Il passa une main dans sa barbe, songeur.
— Si l'on avance l'attaque pour te débarrasser de la Marionnette et de ses amis, penses-tu avoir une marge de manœuvre suffisante pour la ramener elle et Springtrap à moi ?
— Oui, sans problème. Je pense que c'est une excellente idée.
— Bien, faisons ça dans ce cas. Oh, je vois que tu as trouvé ma sentinelle. Plushtrap t'accompagnera à partir de maintenant. Je l'ai équipé de caméras, pour garder un oeil sur la situation. Je te le confie, c'est ton nouvel outil de travail. Tu trouveras un ordinateur à l'accueil, relié directement à son logiciel. Un petit cadeau, pour te remercier.
— Merci, Grand'Pa. J'en ferai bon usage.
Il lui sourit et lui tapota gentiment le bras.

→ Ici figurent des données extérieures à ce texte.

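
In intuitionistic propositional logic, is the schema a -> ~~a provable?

Yes

This is double-negation introduction, which is intuitionistically derivable.
If a world forces a then every accessible world forces a (persistence), so none forces ~a; hence ~~a.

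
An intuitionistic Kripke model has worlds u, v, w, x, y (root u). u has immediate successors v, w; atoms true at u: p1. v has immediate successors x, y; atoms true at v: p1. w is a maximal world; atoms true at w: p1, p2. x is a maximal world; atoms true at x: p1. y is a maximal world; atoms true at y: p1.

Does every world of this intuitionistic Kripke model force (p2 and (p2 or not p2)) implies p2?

Yes

u forces (p2 and (p2 or not p2)) implies p2: every world accessible from u that forces p2 and (p2 or not p2) (namely w) also forces p2.
Since the root u forces (p2 and (p2 or not p2)) implies p2 and forcing is persistent (monotone upward), every world forces it.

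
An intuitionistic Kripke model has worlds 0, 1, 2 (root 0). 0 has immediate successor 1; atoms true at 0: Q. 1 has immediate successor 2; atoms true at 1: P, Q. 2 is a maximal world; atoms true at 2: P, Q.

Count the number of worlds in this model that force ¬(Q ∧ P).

0

0: does not force it — 0 ⊮ ¬(Q ∧ P) since 1 is accessible from 0 and 1 ⊩ Q ∧ P.
1: does not force it — 1 ⊮ ¬(Q ∧ P) since 1 is accessible from 1 and 1 ⊩ Q ∧ P.
2: does not force it.
Worlds forcing the formula: { }.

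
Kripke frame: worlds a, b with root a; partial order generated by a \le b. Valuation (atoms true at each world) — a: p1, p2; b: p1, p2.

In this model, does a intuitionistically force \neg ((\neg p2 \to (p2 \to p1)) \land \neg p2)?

a \Vdash \neg ((\neg p2 \to (p2 \to p1)) \land \neg p2): no world accessible from a forces (\neg p2 \to (p2 \to p1)) \land \neg p2.

Yes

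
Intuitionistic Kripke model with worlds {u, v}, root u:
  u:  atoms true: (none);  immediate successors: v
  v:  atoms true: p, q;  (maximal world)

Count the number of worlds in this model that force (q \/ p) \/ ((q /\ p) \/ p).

1

u: does not force it — u ||-/- (q \/ p) \/ ((q /\ p) \/ p): neither disjunct is forced at u.
v: forces it.
Worlds forcing the formula: {v}.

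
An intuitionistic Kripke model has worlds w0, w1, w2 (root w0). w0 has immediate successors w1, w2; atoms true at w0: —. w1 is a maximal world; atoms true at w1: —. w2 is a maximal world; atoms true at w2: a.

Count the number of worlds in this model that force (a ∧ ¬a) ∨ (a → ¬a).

1

w0: does not force it — w0 ⊮ (a ∧ ¬a) ∨ (a → ¬a): neither disjunct is forced at w0.
w1: forces it.
w2: does not force it.
Worlds forcing the formula: {w1}.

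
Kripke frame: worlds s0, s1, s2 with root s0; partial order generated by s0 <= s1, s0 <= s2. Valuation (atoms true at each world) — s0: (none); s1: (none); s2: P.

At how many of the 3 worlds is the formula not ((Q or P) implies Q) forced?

s0: does not force it — s0 does not force not ((Q or P) implies Q) since s1 is accessible from s0 and s1 forces (Q or P) implies Q.
s1: does not force it — s1 does not force not ((Q or P) implies Q) since s1 is accessible from s1 and s1 forces (Q or P) implies Q.
s2: forces it.
Worlds forcing the formula: {s2}.

1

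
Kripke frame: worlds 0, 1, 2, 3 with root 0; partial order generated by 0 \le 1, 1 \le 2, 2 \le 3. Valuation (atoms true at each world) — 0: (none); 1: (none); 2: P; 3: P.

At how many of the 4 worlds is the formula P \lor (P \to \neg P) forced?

0: does not force it — 0 \nVdash P \lor (P \to \neg P): neither disjunct is forced at 0.
1: does not force it.
2: forces it.
3: forces it.
Worlds forcing the formula: {2, 3}.

2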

— Bien, tu es libre de partir si tu le souhaites. Nous ferons un point après l'attaque. Je la prévoie pour demain soir. Les Nightmare sont prêts à être mis en service. J'ai remplacé Chica. Elle n'était pas assez performante, de toute manière. Je te conseille de rester loin du restaurant avant lundi. Après ce qui va se passer, on va entendre parler longtemps de Fazbear Entertainment dans les médias.

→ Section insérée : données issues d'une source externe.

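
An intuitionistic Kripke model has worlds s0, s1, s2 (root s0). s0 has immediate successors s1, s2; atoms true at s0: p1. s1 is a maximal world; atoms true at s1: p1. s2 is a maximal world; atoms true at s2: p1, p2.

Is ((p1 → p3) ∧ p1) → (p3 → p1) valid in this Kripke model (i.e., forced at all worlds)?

s0 ⊩ ((p1 → p3) ∧ p1) → (p3 → p1) vacuously: no world accessible from s0 forces the antecedent (p1 → p3) ∧ p1.
Since the root s0 forces ((p1 → p3) ∧ p1) → (p3 → p1) and forcing is persistent (monotone upward), every world forces it.

Yes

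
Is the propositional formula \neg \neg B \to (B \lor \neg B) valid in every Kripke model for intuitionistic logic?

This is a variant of double-negation elimination (deriving excluded middle from double negation), which is not intuitionistically valid.
A Kripke countermodel: worlds 0, 1; order generated by 0 \le 1; atoms true at each world — 0:{}; 1:{B}.
0 \nVdash \neg \neg B \to (B \lor \neg B): already at 0 itself, 0 \Vdash \neg \neg B but 0 \nVdash B \lor \neg B.
0 \nVdash B \lor \neg B: neither disjunct is forced at 0.
0 lacks atom B, so 0 \nVdash B.
So the root 0 does not force the formula.

No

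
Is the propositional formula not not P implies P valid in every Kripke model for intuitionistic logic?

No

This is double-negation elimination, which is not intuitionistically valid.
A Kripke countermodel: worlds s0, s1; order generated by s0 <= s1; atoms true at each world — s0:{}; s1:{P}.
s0 does not force not not P implies P: already at s0 itself, s0 forces not not P but s0 does not force P.
s0 lacks atom P, so s0 does not force P.
So the root s0 does not force the formula.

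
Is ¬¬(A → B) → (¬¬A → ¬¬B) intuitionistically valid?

This is the distribution of double negation over implication, which is intuitionistically derivable.
Assume ¬¬(A → B) and ¬¬A; suppose ¬B. Then A → B would give ¬A (by contraposition), contradicting ¬¬A; so ¬(A → B), contradicting ¬¬(A → B). Hence ¬¬B.

Yes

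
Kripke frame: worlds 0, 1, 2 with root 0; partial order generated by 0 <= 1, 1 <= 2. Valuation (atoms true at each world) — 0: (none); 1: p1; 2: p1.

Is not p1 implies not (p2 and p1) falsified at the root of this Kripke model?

0 forces not p1 implies not (p2 and p1) vacuously: no world accessible from 0 forces the antecedent not p1.
So the root 0 forces not p1 implies not (p2 and p1); the model is not a countermodel.

No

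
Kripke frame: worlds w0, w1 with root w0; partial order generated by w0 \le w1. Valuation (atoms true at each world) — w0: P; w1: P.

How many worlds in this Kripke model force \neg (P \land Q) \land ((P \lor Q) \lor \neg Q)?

w0: forces it.
w1: forces it.
Worlds forcing the formula: {w0, w1}.

2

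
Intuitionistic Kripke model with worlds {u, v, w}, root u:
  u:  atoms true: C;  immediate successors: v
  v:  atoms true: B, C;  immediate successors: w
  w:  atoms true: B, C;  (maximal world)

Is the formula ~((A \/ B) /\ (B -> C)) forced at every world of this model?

Not every world: u ||-/- ~((A \/ B) /\ (B -> C)).
u ||-/- ~((A \/ B) /\ (B -> C)) since v is accessible from u and v ||- (A \/ B) /\ (B -> C).
v ||- (A \/ B) /\ (B -> C) since v forces both conjuncts.

No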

— Ne devrait-ce pas rester discret ?
— Où serait le "fun" dans tout ça ? Non, je compte attaquer en plein service. Ce sera un bain de sang mémorable, à la hauteur de celui perpétué par ce cher William il y quelques années maintenant. Je lui dois bien ça, histoire qu'il se rappelle qui a le contrôle. Bonne soirée, fiston.
Luc inclina la tête et prit congé. Il descendit les marches de l'escalier pour récupérer son ordinateur et décampa avec Plushtrap. Il n'aimait pas la tournure que prenait les événements, mais comme son arrière-grand-père le disait si bien, il n'était pas celui qui avait le contrôle ici.